Other TSPY proposed functions are:
- It is also supposed that rat TSPY could affect spermatogenesis by acting as histone chaperone in elongated spermatids during the maturation process when histones are replaced by basic protamines (Kido and Lau, 2006). It was shown by in vitro GST pull down assays that human TSPY and rTSPY can both bind to the core histones H2A, H2B, H3 and H4, respectively (Kido and Lau, 2006). The non overlapping expression pattern of human TSPY and rTSPY in spermatids makes a function of human TSPY as histone chaperone in spermatids rather unlikely.

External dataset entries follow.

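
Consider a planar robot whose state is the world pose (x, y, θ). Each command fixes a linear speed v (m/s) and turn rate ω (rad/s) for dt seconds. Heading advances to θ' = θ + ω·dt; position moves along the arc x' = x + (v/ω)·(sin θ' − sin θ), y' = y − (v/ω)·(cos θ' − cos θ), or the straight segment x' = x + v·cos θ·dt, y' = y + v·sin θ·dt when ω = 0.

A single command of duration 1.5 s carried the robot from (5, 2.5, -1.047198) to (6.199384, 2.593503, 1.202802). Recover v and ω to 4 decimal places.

v = 1.0000, ω = 1.5000

Δθ = 1.202802 − -1.047198 = 2.250000
ω = Δθ/dt = 2.250000/1.5 = 1.5000
R = Δx/(sin θ' − sin θ) = 0.6667
v = R·ω = 0.6667·1.5000 = 1.0000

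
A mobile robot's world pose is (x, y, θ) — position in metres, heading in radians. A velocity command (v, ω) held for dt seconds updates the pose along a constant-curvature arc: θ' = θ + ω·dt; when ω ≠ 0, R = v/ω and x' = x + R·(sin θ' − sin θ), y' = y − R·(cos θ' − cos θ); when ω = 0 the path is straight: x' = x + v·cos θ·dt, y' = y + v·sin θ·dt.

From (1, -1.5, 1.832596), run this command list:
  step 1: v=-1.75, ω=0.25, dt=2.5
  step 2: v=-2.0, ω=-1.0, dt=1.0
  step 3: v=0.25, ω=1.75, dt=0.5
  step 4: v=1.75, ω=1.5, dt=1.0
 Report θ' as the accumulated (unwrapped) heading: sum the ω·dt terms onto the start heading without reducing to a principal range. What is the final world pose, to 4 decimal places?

(2.4353, -6.6811, 3.8326)

step 1: θ'=2.4576 (R=-7.0000) → pose (3.3382, -5.1136, 2.4576)
step 2: θ'=1.4576 (R=2.0000) → pose (4.0616, -6.8897, 1.4576)
step 3: θ'=2.3326 (R=0.1429) → pose (4.0230, -6.7749, 2.3326)
step 4: θ'=3.8326 (R=1.1667) → pose (2.4353, -6.6811, 3.8326)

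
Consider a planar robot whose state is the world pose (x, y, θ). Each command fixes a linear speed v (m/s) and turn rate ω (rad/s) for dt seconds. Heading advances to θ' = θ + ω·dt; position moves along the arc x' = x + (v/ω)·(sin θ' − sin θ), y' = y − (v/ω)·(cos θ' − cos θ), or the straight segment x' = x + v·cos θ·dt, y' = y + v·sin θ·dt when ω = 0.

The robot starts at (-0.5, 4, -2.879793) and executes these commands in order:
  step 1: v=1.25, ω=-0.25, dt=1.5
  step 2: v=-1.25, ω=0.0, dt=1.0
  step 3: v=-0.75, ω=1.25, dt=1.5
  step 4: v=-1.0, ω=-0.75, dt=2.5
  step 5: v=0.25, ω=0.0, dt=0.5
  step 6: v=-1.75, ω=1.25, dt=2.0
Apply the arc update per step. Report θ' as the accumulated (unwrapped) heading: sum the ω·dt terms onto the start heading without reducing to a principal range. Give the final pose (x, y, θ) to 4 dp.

(1.9928, 8.4334, -0.7548)

step 1: θ'=-3.2548 (R=-5.0000) → pose (-2.3589, 3.8616, -3.2548)
step 2: θ'=-3.2548 (straight) → pose (-1.1169, 3.7204, -3.2548)
step 3: θ'=-1.3798 (R=-0.6000) → pose (-0.4600, 4.4305, -1.3798)
step 4: θ'=-3.2548 (R=1.3333) → pose (0.9997, 6.0084, -3.2548)
step 5: θ'=-3.2548 (straight) → pose (0.8755, 6.0225, -3.2548)
step 6: θ'=-0.7548 (R=-1.4000) → pose (1.9928, 8.4334, -0.7548)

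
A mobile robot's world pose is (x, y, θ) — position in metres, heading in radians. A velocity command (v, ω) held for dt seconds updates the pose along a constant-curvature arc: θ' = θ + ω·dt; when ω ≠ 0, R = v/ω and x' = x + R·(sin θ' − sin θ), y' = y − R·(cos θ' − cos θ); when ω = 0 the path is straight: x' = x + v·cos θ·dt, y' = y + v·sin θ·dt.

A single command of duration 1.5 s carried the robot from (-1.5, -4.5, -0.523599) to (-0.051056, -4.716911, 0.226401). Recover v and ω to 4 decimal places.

v = 1.0000, ω = 0.5000

Δθ = 0.226401 − -0.523599 = 0.750000
ω = Δθ/dt = 0.750000/1.5 = 0.5000
R = Δx/(sin θ' − sin θ) = 2.0000
v = R·ω = 2.0000·0.5000 = 1.0000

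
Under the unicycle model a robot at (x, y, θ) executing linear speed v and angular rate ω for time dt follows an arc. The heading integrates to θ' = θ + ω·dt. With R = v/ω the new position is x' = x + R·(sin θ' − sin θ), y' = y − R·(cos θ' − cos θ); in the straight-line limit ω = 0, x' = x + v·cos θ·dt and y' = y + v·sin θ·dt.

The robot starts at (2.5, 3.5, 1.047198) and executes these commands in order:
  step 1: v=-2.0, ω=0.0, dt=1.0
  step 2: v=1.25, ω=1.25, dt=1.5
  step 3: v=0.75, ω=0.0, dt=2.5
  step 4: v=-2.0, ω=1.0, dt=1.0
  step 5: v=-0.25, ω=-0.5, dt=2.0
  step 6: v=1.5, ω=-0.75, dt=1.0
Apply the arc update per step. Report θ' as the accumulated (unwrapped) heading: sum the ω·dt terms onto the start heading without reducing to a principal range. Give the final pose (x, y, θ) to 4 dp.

(0.1111, 5.1364, 2.1722)

step 1: θ'=1.0472 (straight) → pose (1.5000, 1.7679, 1.0472)
step 2: θ'=2.9222 (R=1.0000) → pose (0.8516, 3.2440, 2.9222)
step 3: θ'=2.9222 (straight) → pose (-0.9784, 3.6521, 2.9222)
step 4: θ'=3.9222 (R=-2.0000) → pose (0.8643, 4.1831, 3.9222)
step 5: θ'=2.9222 (R=0.5000) → pose (1.3249, 4.3159, 2.9222)
step 6: θ'=2.1722 (R=-2.0000) → pose (0.1111, 5.1364, 2.1722)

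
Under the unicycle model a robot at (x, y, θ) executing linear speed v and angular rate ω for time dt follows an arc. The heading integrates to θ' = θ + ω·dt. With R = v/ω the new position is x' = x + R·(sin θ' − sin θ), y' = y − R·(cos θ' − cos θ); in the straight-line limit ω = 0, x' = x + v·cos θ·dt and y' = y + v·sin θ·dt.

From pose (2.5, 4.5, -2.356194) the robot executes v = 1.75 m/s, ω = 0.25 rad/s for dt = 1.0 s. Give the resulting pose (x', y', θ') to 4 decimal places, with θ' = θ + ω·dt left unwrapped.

θ' = -2.3562 + 0.25·1.0 = -2.1062
R = v/ω = 1.75/0.25 = 7.0000
x' = 2.5 + 7.0000·(sin -2.1062 − sin -2.3562) = 1.4293
y' = 4.5 − 7.0000·(cos -2.1062 − cos -2.3562) = 3.1215

(1.4293, 3.1215, -2.1062)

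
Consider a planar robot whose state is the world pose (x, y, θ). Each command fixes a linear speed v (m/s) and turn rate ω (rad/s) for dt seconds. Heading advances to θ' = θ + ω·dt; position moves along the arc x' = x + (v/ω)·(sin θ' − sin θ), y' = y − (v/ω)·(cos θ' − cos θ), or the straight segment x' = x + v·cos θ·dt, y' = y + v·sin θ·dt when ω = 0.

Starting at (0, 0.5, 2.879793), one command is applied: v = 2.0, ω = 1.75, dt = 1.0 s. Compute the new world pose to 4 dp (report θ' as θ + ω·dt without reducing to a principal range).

θ' = 2.8798 + 1.75·1.0 = 4.6298
R = v/ω = 2.0/1.75 = 1.1429
x' = 0 + 1.1429·(sin 4.6298 − sin 2.8798) = -1.4348
y' = 0.5 − 1.1429·(cos 4.6298 − cos 2.8798) = -0.5096

(-1.4348, -0.5096, 4.6298)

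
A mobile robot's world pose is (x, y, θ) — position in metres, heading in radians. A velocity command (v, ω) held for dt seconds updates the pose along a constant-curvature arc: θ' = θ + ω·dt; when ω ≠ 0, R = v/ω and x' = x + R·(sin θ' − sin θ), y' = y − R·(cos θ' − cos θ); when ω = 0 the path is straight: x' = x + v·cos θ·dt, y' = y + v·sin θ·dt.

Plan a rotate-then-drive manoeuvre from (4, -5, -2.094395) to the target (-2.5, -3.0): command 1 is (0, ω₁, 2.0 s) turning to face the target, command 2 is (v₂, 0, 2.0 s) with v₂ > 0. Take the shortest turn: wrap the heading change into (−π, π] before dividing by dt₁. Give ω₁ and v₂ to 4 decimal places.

heading to target = atan2(-3−-5, -2.5−4) = 2.8431
Δθ = wrap(2.8431 − -2.0944) = -1.3457; ω₁ = Δθ/dt₁ = -0.6728
distance = √((-2.5−4)² + (-3−-5)²) = 6.8007; v₂ = distance/dt₂ = 3.4004

ω₁ = -0.6728, v₂ = 3.4004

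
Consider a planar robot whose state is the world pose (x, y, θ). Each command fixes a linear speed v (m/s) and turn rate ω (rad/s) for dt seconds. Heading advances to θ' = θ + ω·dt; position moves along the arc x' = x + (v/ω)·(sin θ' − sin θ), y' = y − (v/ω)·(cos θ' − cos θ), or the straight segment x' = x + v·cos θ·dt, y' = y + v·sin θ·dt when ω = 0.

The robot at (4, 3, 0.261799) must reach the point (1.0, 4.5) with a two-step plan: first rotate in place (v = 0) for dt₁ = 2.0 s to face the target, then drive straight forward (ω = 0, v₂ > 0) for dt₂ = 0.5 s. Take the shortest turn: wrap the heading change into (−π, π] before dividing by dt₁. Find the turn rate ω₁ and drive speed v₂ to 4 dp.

heading to target = atan2(4.5−3, 1−4) = 2.6779
Δθ = wrap(2.6779 − 0.2618) = 2.4161; ω₁ = Δθ/dt₁ = 1.2081
distance = √((1−4)² + (4.5−3)²) = 3.3541; v₂ = distance/dt₂ = 6.7082

ω₁ = 1.2081, v₂ = 6.7082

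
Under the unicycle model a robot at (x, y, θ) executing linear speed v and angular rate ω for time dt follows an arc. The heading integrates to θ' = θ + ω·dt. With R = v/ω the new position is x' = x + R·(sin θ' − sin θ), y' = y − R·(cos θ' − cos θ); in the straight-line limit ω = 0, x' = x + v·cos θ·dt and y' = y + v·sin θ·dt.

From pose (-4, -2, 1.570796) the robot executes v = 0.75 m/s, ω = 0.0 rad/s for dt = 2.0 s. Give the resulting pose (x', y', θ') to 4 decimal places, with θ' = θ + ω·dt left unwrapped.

(-4.0000, -0.5000, 1.5708)

θ' = 1.5708 + 0.0·2.0 = 1.5708
ω = 0 → straight: x' = -4 + 0.75·cos(1.5708)·2.0 = -4.0000
y' = -2 + 0.75·sin(1.5708)·2.0 = -0.5000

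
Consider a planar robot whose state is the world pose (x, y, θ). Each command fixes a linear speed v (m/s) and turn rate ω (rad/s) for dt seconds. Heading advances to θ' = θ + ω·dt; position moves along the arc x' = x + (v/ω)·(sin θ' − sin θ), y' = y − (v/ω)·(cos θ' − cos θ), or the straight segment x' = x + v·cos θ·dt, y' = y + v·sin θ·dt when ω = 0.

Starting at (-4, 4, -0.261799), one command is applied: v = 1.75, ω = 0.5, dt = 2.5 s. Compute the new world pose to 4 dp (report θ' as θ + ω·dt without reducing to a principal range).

θ' = -0.2618 + 0.5·2.5 = 0.9882
R = v/ω = 1.75/0.5 = 3.5000
x' = -4 + 3.5000·(sin 0.9882 − sin -0.2618) = -0.1715
y' = 4 − 3.5000·(cos 0.9882 − cos -0.2618) = 5.4551

(-0.1715, 5.4551, 0.9882)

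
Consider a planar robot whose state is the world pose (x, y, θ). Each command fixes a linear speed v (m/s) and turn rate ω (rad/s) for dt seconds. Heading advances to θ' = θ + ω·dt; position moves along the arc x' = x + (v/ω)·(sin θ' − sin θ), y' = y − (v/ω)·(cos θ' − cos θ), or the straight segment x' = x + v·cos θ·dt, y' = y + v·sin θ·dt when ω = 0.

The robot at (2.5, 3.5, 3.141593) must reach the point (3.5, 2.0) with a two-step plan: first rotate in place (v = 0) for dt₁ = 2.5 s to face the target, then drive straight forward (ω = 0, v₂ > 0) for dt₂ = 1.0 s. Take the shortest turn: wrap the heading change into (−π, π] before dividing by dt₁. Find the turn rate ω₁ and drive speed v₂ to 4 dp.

ω₁ = 0.8635, v₂ = 1.8028

heading to target = atan2(2−3.5, 3.5−2.5) = -0.9828
Δθ = wrap(-0.9828 − 3.1416) = 2.1588; ω₁ = Δθ/dt₁ = 0.8635
distance = √((3.5−2.5)² + (2−3.5)²) = 1.8028; v₂ = distance/dt₂ = 1.8028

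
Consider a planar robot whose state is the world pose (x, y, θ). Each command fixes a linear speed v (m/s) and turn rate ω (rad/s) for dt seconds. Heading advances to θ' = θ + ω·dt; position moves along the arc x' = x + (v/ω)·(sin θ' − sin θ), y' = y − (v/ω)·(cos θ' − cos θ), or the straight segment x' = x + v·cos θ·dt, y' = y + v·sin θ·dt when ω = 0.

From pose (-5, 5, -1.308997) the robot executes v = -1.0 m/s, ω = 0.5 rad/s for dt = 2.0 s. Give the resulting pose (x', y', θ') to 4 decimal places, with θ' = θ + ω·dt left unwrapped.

θ' = -1.3090 + 0.5·2.0 = -0.3090
R = v/ω = -1.0/0.5 = -2.0000
x' = -5 + -2.0000·(sin -0.3090 − sin -1.3090) = -6.3236
y' = 5 − -2.0000·(cos -0.3090 − cos -1.3090) = 6.3876

(-6.3236, 6.3876, -0.3090)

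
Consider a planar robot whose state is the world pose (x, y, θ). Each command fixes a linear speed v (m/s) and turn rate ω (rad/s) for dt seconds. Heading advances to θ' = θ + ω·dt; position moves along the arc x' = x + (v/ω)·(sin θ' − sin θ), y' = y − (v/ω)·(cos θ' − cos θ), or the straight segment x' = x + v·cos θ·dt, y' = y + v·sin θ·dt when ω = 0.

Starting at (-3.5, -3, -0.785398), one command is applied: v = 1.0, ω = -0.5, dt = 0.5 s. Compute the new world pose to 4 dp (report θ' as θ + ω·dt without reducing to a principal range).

θ' = -0.7854 + -0.5·0.5 = -1.0354
R = v/ω = 1.0/-0.5 = -2.0000
x' = -3.5 + -2.0000·(sin -1.0354 − sin -0.7854) = -3.1941
y' = -3 − -2.0000·(cos -1.0354 − cos -0.7854) = -3.3938

(-3.1941, -3.3938, -1.0354)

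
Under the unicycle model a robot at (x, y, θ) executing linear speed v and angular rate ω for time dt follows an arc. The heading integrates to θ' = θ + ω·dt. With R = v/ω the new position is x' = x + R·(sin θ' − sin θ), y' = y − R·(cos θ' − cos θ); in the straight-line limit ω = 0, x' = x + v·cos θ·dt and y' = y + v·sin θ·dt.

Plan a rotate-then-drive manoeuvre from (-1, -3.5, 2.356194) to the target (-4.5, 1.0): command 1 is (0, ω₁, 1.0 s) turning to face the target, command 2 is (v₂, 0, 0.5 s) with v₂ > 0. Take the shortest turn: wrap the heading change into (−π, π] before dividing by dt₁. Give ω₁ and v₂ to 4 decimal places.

heading to target = atan2(1−-3.5, -4.5−-1) = 2.2318
Δθ = wrap(2.2318 − 2.3562) = -0.1244; ω₁ = Δθ/dt₁ = -0.1244
distance = √((-4.5−-1)² + (1−-3.5)²) = 5.7009; v₂ = distance/dt₂ = 11.4018

ω₁ = -0.1244, v₂ = 11.4018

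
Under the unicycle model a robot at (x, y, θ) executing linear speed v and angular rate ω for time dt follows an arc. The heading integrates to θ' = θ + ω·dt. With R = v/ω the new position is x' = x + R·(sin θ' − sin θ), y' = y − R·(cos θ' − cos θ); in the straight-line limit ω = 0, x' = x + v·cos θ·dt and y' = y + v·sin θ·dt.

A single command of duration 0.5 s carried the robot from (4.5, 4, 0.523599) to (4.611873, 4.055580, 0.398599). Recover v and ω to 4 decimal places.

Δθ = 0.398599 − 0.523599 = -0.125000
ω = Δθ/dt = -0.125000/0.5 = -0.2500
R = Δx/(sin θ' − sin θ) = -1.0000
v = R·ω = -1.0000·-0.2500 = 0.2500

v = 0.2500, ω = -0.2500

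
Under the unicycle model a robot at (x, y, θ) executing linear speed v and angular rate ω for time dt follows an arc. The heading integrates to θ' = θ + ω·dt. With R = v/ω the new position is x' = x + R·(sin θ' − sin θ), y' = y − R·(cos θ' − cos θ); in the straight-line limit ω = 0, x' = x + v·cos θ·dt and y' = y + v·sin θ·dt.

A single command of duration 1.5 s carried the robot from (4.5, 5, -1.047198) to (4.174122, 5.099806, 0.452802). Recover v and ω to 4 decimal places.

Δθ = 0.452802 − -1.047198 = 1.500000
ω = Δθ/dt = 1.500000/1.5 = 1.0000
R = Δx/(sin θ' − sin θ) = -0.2500
v = R·ω = -0.2500·1.0000 = -0.2500

v = -0.2500, ω = 1.0000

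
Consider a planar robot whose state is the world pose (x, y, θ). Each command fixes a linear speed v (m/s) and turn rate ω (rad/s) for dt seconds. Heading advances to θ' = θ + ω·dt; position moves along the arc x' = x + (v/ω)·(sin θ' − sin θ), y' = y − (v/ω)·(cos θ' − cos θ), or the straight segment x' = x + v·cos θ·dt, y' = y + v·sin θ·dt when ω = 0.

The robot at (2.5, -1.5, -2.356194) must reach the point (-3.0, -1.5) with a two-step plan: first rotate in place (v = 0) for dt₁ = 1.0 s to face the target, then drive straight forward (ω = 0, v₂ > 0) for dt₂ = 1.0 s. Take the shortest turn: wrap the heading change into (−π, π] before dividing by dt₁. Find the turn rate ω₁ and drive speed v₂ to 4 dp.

ω₁ = -0.7854, v₂ = 5.5000

heading to target = atan2(-1.5−-1.5, -3−2.5) = 3.1416
Δθ = wrap(3.1416 − -2.3562) = -0.7854; ω₁ = Δθ/dt₁ = -0.7854
distance = √((-3−2.5)² + (-1.5−-1.5)²) = 5.5000; v₂ = distance/dt₂ = 5.5000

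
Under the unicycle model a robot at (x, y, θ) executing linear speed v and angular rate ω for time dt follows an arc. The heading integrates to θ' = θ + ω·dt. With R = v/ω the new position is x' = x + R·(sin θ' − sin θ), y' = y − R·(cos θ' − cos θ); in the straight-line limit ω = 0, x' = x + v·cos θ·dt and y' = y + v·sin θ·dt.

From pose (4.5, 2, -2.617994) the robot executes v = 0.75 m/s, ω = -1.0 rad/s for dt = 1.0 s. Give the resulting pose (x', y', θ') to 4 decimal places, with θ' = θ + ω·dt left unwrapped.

(3.7811, 1.9830, -3.6180)

θ' = -2.6180 + -1.0·1.0 = -3.6180
R = v/ω = 0.75/-1.0 = -0.7500
x' = 4.5 + -0.7500·(sin -3.6180 − sin -2.6180) = 3.7811
y' = 2 − -0.7500·(cos -3.6180 − cos -2.6180) = 1.9830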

- TSPY is coexpressed with the androgen receptor in testicular germ cell tumors (seminomas and nonseminomas) and in prostatic tumors (Akimoto et al., 2010). TSPY can trap the androgen-bound androgen receptor in the cytoplasm of TSPY stably expressing NEC8-TSPY cells (a model nonseminoma cell line) and in TSPY endogenously expressing LNCaP cells, thereby repressing AR mediated gene transcription (Akimoto et al., 2010). It is supposed that TSPY represses androgen dependent cell proliferation in TGCTs, presumably by preventing AR nuclear translocation. However TSPY is not coexpressed with the human AR in testicular cells, which exclude such a function in the native testis.
- TSPY and CASK are coexpressed and co-localized in the brains of TSPY transgenic founder mice, carrying a human TSPY 12,5 kb genomic fragment, which includes 7,1 kb TSPY promoter region, a 2,8 kb structural TSPY gene and 2,6 kb 3-region. Whether an in vivo co-localization and interaction of both proteins exist in humans is currently unknown (Kido et al., 2011).

Especially the SET/NAP domain of TSPY shares high homology to other members of the TTSN-protein family.

Due to the multi-copy status of TSPY genes and the presence of multiple TSPY pseudogenes on the Y chromosome no disease associated mutations have been identified so far. Recently, multiple TSPY-variants within the 5-UTR, exon 1 and 3-UTR have been identified in a screening approach of 72 infertile men and 31 fertile men as controls (Svacinova et al., 2011). Out of these were 39 variants in exon 1 elusively restricted to the infertile cohort (Svacinova et al., 2011).